The U.K. economy expanded just 0.1% in the final quarter of 2025, undershooting expectations and intensifying scrutiny of Prime Minister Keir Starmer and Chancellor Rachel Reeves, whose £26 billion tax package was intended to stabilize public finances and restore investor confidence.
Figures released by the Office for National Statistics showed the economy growing at the same subdued pace as the previous quarter, below the 0.2% forecast by economists surveyed by Bloomberg. The data revealed stark divergences beneath the headline number.
- Services sector (≈80% of GDP): 0.0% growth
- Manufacturing: +1.2%
- Construction: -2.1%, the sharpest fall in four years
"The economy continued to grow slowly in the last three months of the year, with the growth rate unchanged from the previous quarter. The often-dominant services sector showed no growth, with the main driver instead coming from manufacturing," said Liz McKeown of the ONS.

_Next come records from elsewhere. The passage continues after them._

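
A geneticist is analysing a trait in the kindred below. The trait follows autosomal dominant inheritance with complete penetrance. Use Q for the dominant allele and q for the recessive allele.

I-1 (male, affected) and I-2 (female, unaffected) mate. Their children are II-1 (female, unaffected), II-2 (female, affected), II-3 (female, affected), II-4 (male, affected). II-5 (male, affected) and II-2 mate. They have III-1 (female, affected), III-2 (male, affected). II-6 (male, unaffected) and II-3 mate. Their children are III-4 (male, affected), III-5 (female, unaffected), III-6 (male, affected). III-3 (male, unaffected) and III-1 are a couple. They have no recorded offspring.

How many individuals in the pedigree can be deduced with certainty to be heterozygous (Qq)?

6

Obligate heterozygotes: I-1 is affected so carries Q and passed q to II-1 (qq), so I-1 is Qq; II-2 is affected so carries Q and received q from I-2 (qq), so II-2 is Qq; II-3 is affected so carries Q and received q from I-2 (qq), so II-3 is Qq; II-4 is affected so carries Q and received q from I-2 (qq), so II-4 is Qq; III-4 is affected so carries Q and received q from II-6 (qq), so III-4 is Qq; III-6 is affected so carries Q and received q from II-6 (qq), so III-6 is Qq.
Every other individual is either homozygous by phenotype or has at least one consistent homozygous assignment, so the count is 6.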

The revisions added to the picture of fragility. November's growth was trimmed to 0.2% from 0.3%, October remained at -0.1%, and December-the first full month following Reeves's Autumn Budget-posted just 0.1% growth.
Reeves had argued that her fiscal tightening would steady markets while unlocking longer-term expansion. The Budget included £26 billion in tax increases aimed at shoring up public finances. Yet business investment remains cautious, with some executives citing political uncertainty and ongoing leadership speculation as factors weighing on sentiment.
Lindsay James, investment strategist at Quilter, said: "A long list of data revisions from the ONS has revealed the UK economy barely kept its head above water in the final quarter of last year. We should now be reaching a place where peak uncertainty is behind us, and businesses are better able to plan for the post budget and post trade deal world. However, the well flagged leadership challenge - which headlines would have us believe is fast becoming a case of when rather than if - risks derailing that."
Pre-Budget surveys painted a similar mood. The Institute of Directors reported business confidence at its lowest level in a decade. The Office for Budget Responsibility had previously suggested that inflation-driven tax receipts might cushion fiscal pressures, but weak growth complicates that outlook.
Opposition figures seized on the figures. Mel Stride said: "These disappointing statistics show a Downing Street and a Treasury that have taken their eye off the ball. Wes Streeting is correct in stating that Labour lacks a 'growth strategy.' They are distracted by scandals of their own creation as Keir Starmer's authority dwindles."
Reeves defended the government's approach, arguing that structural progress remains intact. "Thanks to the choices we have made, we've seen six interest rate cuts since the election, inflation falling faster than predicted and ours is the fastest growing G7 economy in Europe," she said. "The Government has the right economic plan to build a stronger and more secure economy, reducing the cost of living, cutting the national debt and creating conditions for growth and investment across the country."